5 Mayıs 2011 Perşembe

Bahane Öldü İşgal Sürüyor

 
Bin Ladin bahanesiyle kanlı bir savaş başlatan ABD, Afganistan ve Irak'ı kan denizine çevirdi. ABD şimdi bir yandan kutlama yapıyor bir yandan da işgale devam ediyor

Ünlü 11 Eylül eyleminin ardından önce Afganistan'a saldıran, sonra da Irak işgaline girişen ABD, yüz binlerce insanın ölümüne neden olan bu işgalleri hep Usame Bin Ladin'e bağladı. Sivil kayıplar ise dehşet verici. Sadece Afganistan'da günde en az 2 çocuk ABD uçaklarının bombardımanında hayatını kaybetti. 9 yıllık işgal süresince 55 binden fazla Afgan öldürüldü, on binlercesi yaralandı.

Bahane öldü, Haçlı seferi sürüyor


Ünlü 11 Eylül eyleminin ardından önce Afganistan'a saldıran, sonra da Irak işgaline girişen ABD, yüzbinlerce insanın ölümüne neden olan bu kanlı haçlı seferlerini doğrudan ya da dolaylı olarak hep Usame Bin Ladin'e bağlamıştı. Şimdi, Ladin'i öldürerek sembolik ama tehlikeli bir zafer kazanan Amerika dünyayı kana bulama konusundaki şöhretini terk etmiş değil.


El Kaide'nin 11 Eylül saldırılarının intikamı alındığı için sokaklarda danseden Amerikalılar da, kendi ülkelerinin sadece Vietnam'da ve sadece 1963-1973 yılları arasında 4 milyon insanı öldürdüğünü, işgaller ve CIA destekli cuntalarla birlikte bu bilançonun yalnızca son 50-60 yılda 20 milyona yaklaştığını hatırlamak istemiyor.


Ortadoğu vahşeti


Bugünlerde Irak ve Afganistan'daki ABD macerasının ortak bilançosunun yüzbinlerce ölü olduğu belirtiliyor. ABD ordusunun Afganistan'da on yıldır verdiği kayıp miktarı bin 500'e yaklaştı. Irak ve Afganistan'da hayatını kaybeden ABD askerlerinin sayısı ise 5 bine ulaştı; 80 bin Amerikalı da yaralandı, 300 binden fazlası tedaviye muhtaç.

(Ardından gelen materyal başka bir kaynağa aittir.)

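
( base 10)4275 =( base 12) 2583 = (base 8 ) 10263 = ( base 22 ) 8i7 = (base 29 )52C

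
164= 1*164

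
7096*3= 21288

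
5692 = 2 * 2846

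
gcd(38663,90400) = 1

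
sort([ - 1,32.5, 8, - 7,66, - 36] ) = [ - 36, - 7, - 1,  8, 32.5, 66 ]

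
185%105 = 80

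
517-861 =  -344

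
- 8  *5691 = - 45528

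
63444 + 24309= 87753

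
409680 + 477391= 887071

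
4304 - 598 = 3706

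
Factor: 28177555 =5^1 * 7^1*805073^1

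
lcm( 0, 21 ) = 0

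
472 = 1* 472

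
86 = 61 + 25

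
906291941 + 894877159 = 1801169100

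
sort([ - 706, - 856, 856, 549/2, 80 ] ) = [-856, - 706 , 80,549/2,  856] 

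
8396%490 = 66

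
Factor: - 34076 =-2^2*7^1* 1217^1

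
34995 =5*6999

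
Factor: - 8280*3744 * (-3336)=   2^11*3^5*5^1* 13^1*23^1*139^1=103417067520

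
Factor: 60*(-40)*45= - 108000 = -2^5 *3^3*5^3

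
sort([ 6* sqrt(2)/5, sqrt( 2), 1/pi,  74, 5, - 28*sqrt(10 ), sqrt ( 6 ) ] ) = [ - 28*sqrt( 10 ), 1/pi, sqrt( 2),6*sqrt ( 2 )/5,sqrt (6 ), 5, 74 ] 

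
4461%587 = 352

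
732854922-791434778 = - 58579856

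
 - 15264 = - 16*954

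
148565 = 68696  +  79869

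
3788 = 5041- 1253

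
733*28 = 20524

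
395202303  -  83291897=311910406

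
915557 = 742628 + 172929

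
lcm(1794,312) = 7176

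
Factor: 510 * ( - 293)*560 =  - 2^5 *3^1*5^2*7^1 * 17^1 * 293^1 = - 83680800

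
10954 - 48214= - 37260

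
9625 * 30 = 288750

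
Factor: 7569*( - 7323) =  - 3^3*29^2 *2441^1 = -55427787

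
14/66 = 7/33= 0.21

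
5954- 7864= - 1910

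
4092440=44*93010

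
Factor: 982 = 2^1*491^1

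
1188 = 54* 22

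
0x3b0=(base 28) 15k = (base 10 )944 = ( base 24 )1f8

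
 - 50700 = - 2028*25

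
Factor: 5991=3^1*1997^1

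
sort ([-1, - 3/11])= [ - 1, - 3/11]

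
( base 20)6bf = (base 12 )1637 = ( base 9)3547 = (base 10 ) 2635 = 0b101001001011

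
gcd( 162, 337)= 1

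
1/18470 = 1/18470 = 0.00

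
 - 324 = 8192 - 8516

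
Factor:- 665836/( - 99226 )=2^1*19^1*8761^1*49613^( - 1)= 332918/49613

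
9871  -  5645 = 4226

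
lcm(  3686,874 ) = 84778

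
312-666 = - 354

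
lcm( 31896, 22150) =797400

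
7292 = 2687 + 4605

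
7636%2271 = 823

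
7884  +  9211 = 17095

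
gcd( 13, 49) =1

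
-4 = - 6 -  - 2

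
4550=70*65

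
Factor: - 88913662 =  - 2^1*1871^1*23761^1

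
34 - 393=  -  359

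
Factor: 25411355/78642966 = 2^ (-1)*3^ ( - 1 )*5^1*5082271^1*13107161^(- 1)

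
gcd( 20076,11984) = 28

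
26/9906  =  1/381 = 0.00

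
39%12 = 3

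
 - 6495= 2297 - 8792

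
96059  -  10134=85925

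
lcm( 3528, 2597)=186984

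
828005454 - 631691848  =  196313606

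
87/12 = 29/4 = 7.25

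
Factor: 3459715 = 5^1*7^1*98849^1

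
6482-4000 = 2482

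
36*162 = 5832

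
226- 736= - 510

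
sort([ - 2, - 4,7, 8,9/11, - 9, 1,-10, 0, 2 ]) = [ - 10, - 9, - 4, - 2,  0, 9/11 , 1 , 2, 7, 8 ]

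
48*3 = 144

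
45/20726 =45/20726 = 0.00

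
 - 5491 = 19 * ( - 289)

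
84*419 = 35196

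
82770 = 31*2670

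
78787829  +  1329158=80116987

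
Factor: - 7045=-5^1*1409^1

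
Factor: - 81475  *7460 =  - 2^2*5^3*373^1*3259^1 = - 607803500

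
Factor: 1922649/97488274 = 2^(- 1)*3^1*13^(  -  1)*17^1*37699^1 * 3749549^( - 1)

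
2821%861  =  238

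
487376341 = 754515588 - 267139247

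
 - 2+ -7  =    -  9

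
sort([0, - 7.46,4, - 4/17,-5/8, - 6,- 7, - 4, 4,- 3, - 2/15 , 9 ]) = [ - 7.46, - 7, - 6, - 4, - 3 , - 5/8, - 4/17, - 2/15,0,4,4,9 ]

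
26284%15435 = 10849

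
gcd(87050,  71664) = 2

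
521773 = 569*917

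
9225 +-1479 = 7746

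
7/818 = 7/818 =0.01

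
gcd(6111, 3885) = 21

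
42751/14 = 42751/14 = 3053.64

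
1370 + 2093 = 3463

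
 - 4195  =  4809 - 9004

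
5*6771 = 33855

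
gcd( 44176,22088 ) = 22088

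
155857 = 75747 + 80110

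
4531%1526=1479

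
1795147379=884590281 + 910557098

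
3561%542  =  309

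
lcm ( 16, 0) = 0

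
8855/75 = 1771/15 = 118.07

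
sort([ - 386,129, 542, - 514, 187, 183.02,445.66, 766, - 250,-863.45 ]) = [-863.45, - 514, - 386,-250,129,183.02,187, 445.66, 542 , 766 ] 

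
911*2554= 2326694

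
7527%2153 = 1068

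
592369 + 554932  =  1147301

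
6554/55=6554/55 = 119.16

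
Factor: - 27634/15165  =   - 82/45 = -2^1 * 3^(- 2 ) * 5^( - 1 )*41^1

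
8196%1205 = 966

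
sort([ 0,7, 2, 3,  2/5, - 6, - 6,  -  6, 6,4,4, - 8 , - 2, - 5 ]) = [ - 8, - 6, - 6, - 6,- 5, - 2,0,2/5,2,3,4, 4, 6,7 ] 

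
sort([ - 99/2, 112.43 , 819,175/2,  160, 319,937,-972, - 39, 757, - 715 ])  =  [ - 972, - 715, - 99/2, - 39,175/2, 112.43,160, 319,  757, 819, 937]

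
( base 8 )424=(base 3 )101020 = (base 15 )136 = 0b100010100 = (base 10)276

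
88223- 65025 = 23198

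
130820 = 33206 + 97614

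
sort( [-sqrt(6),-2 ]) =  [-sqrt(6),-2]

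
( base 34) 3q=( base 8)200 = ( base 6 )332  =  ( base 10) 128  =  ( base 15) 88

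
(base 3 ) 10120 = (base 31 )33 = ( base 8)140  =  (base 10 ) 96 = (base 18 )56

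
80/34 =2+ 6/17 = 2.35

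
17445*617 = 10763565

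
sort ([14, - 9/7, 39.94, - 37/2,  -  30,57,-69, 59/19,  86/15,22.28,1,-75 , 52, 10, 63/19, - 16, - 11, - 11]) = [ - 75, - 69, - 30 , - 37/2, - 16, - 11, - 11,-9/7, 1, 59/19, 63/19,86/15,10,  14,22.28,  39.94,52, 57]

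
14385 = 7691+6694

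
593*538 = 319034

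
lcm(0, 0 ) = 0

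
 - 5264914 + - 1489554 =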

Sivil kayıplar ise dehşet verici. Sadece Afganistan'da günde en az 2 çocuk ABD uçaklarının bombardımanında hayatını kaybetti.


İşgalin 9 yılında 55 binden fazla Afgan öldürüldü, on binlercesi yaralandı. 30 milyon civarında nüfusa sahip olan Afganistan'da, yaklaşık 20 milyon insan günlük 1,5 dolarla yaşamaya çalışıyor. İşgal, 650 bin'den fazla insan evini terk etmeye zorlanırken, binlerce Afgan vatandaşı da tutuklandı, ağır işkencelerden geçirildi. Afganistan'da halkın yaklaşık yarısı işsiz, yüzde 70'i kronik açlık çekiyor. Ortalama yaşam beklentisi 43,1 yıl olarak belirlenirken, okuma yazma oranı işgalin başında yüzde 28,7 iken bugün yüzde 23,5'e düştü. Afgan halkının sadece yüzde 13'ü içme suyuna ulaşabiliyor ve sadece yüzde 6'lık bir kesim elektriğe sahip.


Kadınlar kurtarıldı mı?


Savaşın en büyük yükünü çeken kadın ve çocukların durumu daha da kötüye gitti, Afgan kadınlara yönelik insan hakları ihlalleri BM raporlarına girdi. Doğum sırasında 55'te 1 hayatta kalma oranı ile Afganistan, hala kadınların doğum yapması açısından ikinci en tehlikeli ülke durumunda. Hala Afgan bebeklerinin yüzde 25'i beşinci yaş günlerinden önce ölüm riski ile karşı karşıya.


Uyuşturucu kime gidiyor?


2000'de, Taliban yönetiminin getirdiği yasakla afyon üretiminde yüzde 90'a varan düşüş yaşanan Afganistan, ABD işgalinin ardından tekrar dünyanın "1 numaralı afyon üreticisi" konumuna geldi ve dünyadaki üretilen afyonun yüzde 90'ını üretmeye başladı. Rusya'nın verilerine göre 2001 yılında Afganistan'ın işgal edilmesinden bu yana uyuşturucu üretimi en az iki kat arttı.


Bin Ladin ölünce


Şimdi, işgalin bahanesi yapılan Ladin'in öldürülmesi bir dönemi sona erdirmiş gibi görünüyor ama aslında böylece ABD'nin derdinin Ladin değil, bölgedeki çıkarları olduğu da ortaya çıkıyor. Ladin'in ölümüne rağmen ABD yeni maceralara dalıyor ve her gün yine çocukların kanı akmaya devam ediyor.
 
Canlı yakalansa ne anlatırdı?

Independent muhabiri Robert Fisk, bu ilginç soruyu soruyor ve şöyle yanıtlıyor: "Bir yargılama süreci Ladin'den çok başkaları için daha fazla kaygı verici olacaktı. Sonuçta, Afganistan'ın Sovyetler tarafından işgal edildiği dönemde CIA'yle bağlantılarından söz edebilir, İslamabad'da Suudi istihbaratının başındaki Prens Türki el Faysal'la toplantısının ayrıntılarını anlata bilirdi."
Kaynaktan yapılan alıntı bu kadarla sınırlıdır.